LA is a company town. Every neighborhood, park and graveyard has been lived, played and mourned in by the crazy performers and technicians who make our celluloid dreams. So if you’re getting attacked by the dirty Elmo outside Grauman’s, take heart: bits of movie history can be found on more scenic streets. And if there seems to be a preponderance of graveyards, sorry, but the closest you’ll ever get to many of your idols is when they’re six feet under.

Paramount Ranch: From 1927 to 1997, Paramount Ranch was home to many a prostitute, cowboy, gambler and sigh, the one and only Gary Cooper.

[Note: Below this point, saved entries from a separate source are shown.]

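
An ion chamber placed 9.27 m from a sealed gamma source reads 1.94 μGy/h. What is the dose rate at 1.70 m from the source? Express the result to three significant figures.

57.7 μGy/h

Intensity scales as (d₁/d₂)², so scaling from 9.27 m to 1.70 m:
(9.27/1.70)² = 29.73, so 1.94 × 29.73 = 57.68 μGy/h.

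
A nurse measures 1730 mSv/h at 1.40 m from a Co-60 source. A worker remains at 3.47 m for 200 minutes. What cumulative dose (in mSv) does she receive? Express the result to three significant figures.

Intensity scales as (d₁/d₂)², so rate at 3.47 m:
(1.40/3.47)² = 0.1628, so 1730 × 0.1628 = 281.6 mSv/h.
Dose = rate × time = 281.6 mSv/h × 3.333 h = 938.6 mSv.

939 mSv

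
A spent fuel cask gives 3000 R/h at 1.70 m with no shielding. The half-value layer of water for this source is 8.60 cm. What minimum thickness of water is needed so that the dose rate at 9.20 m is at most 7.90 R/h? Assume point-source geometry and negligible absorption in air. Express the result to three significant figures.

31.8 cm

At 9.20 m, distance alone gives 3000 × (1.70/9.20)² = 3000 × 0.03414 = 102.4 R/h.
Further attenuation needed: 102.4/7.90 = 12.96.
n = log₂(12.96) = 3.696 half-value layers.
Thickness = 3.696 × 8.60 cm = 31.79 cm.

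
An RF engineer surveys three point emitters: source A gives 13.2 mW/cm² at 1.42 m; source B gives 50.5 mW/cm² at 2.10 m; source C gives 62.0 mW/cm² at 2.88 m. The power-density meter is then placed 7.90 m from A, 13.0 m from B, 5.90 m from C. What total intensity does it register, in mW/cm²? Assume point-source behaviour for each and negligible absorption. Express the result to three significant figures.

16.5 mW/cm²

By superposition, sum each source's inverse-square contribution:
A: 13.2 × (1.42/7.90)² = 0.4265 mW/cm²
B: 50.5 × (2.10/13.0)² = 1.318 mW/cm²
C: 62.0 × (2.88/5.90)² = 14.77 mW/cm²
Total = 0.4265 + 1.318 + 14.77 = 16.51 mW/cm².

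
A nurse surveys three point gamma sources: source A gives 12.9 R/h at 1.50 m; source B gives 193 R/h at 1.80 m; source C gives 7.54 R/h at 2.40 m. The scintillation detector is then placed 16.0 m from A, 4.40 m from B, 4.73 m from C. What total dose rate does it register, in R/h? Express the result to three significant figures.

Each source contributes Iᵢ·(dᵢ/rᵢ)²; contributions add.
A: 12.9 × (1.50/16.0)² = 0.1134 R/h
B: 193 × (1.80/4.40)² = 32.30 R/h
C: 7.54 × (2.40/4.73)² = 1.941 R/h
Total = 0.1134 + 32.30 + 1.941 = 34.35 R/h.

34.4 R/h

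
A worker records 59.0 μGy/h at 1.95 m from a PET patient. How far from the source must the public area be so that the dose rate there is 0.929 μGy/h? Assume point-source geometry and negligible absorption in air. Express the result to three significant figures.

Intensity scales as (d₁/d₂)², so d₂ = d₁·√(I₁/I₂).
I₁/I₂ = 59.0/0.929 = 63.51, so d₂ = 1.95 × √63.51 = 15.54 m.

15.5 m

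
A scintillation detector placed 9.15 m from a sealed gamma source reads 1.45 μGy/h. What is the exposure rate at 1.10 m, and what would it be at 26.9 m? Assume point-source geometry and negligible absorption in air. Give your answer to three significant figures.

100 μGy/h; 0.168 μGy/h

Applying the 1/r² law,
At 1.10 m: (9.15/1.10)² = 69.19, so 1.45 × 69.19 = 100.3 μGy/h
At 26.9 m: 100.3 × (1.10/26.9)² = 100.3 × 0.001672 = 0.1677 μGy/h.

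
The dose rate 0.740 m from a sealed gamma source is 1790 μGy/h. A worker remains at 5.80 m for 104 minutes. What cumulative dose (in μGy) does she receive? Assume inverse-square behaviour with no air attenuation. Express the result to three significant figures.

Applying the 1/r² law, rate at 5.80 m:
(0.740/5.80)² = 0.01628, so 1790 × 0.01628 = 29.14 μGy/h.
Dose = rate × time = 29.14 μGy/h × 1.733 h = 50.50 μGy.

50.5 μGy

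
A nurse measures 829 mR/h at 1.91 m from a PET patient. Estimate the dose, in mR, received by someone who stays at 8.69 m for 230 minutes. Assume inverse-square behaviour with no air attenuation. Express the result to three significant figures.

Intensity scales as (d₁/d₂)², so rate at 8.69 m:
829 × (1.91/8.69)² = 829 × 0.04831 = 40.05 mR/h.
Dose = rate × time = 40.05 mR/h × 3.833 h = 153.5 mR.

154 mR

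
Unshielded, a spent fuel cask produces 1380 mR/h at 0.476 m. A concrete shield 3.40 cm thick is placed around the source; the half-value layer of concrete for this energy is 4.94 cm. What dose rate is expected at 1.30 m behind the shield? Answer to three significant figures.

115 mR/h

Distance alone: 1380 × (0.476/1.30)² = 1380 × 0.1341 = 185.1 mR/h.
Shield: 3.40/4.94 = 0.6883 half-value layers → attenuation 2^(−0.6883) = 0.6206.
Combined: 185.1 × 0.6206 = 114.9 mR/h.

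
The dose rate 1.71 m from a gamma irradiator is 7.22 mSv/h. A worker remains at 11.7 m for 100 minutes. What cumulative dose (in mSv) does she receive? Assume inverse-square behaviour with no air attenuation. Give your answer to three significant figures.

0.257 mSv

Using I₁d₁² = I₂d₂², rate at 11.7 m:
(1.71/11.7)² = 0.02136, so 7.22 × 0.02136 = 0.1542 mSv/h.
Dose = rate × time = 0.1542 mSv/h × 1.667 h = 0.2571 mSv.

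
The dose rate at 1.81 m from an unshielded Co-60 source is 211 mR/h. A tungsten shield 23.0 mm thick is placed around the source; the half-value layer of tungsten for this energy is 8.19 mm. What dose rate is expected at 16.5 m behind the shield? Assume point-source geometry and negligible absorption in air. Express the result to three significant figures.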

Thousands of hours of film and television were filmed there, most recently that old favorite,” Dr Quinn, Medicine Woman.” The ranch is now a national park nestled in the Santa Monica Mountains. The original Main Street set is still intact and there are great hiking trails and plenty of open space for running and picnics. It is the perfect place to spend an afternoon with the kiddos.
2903 Cornell Rd., Agoura Hills

Hollywood Forever: In the 1920s silent stars had the delusion – probably aided by illegal liquor – that they were gods and goddesses. Hollywood Forever Cemetery, right behind Paramount Studios, is home to their eternal temples (literally, there is a Grecian temple in the middle of a man-made lake). A beautiful, tree-draped park, it is the final resting place of Douglas Fairbanks, Rudolph Valentino, Cecil B. DeMille and Tyrone Power. Throw in an old Jewish and more recent Eastern European and Tibetan sections and you have the history of Los Angeles in one city block. It is also home to the hugely popular Cinespace series, where classic movies are shown on the side of a mausoleum while hipsters get drunk.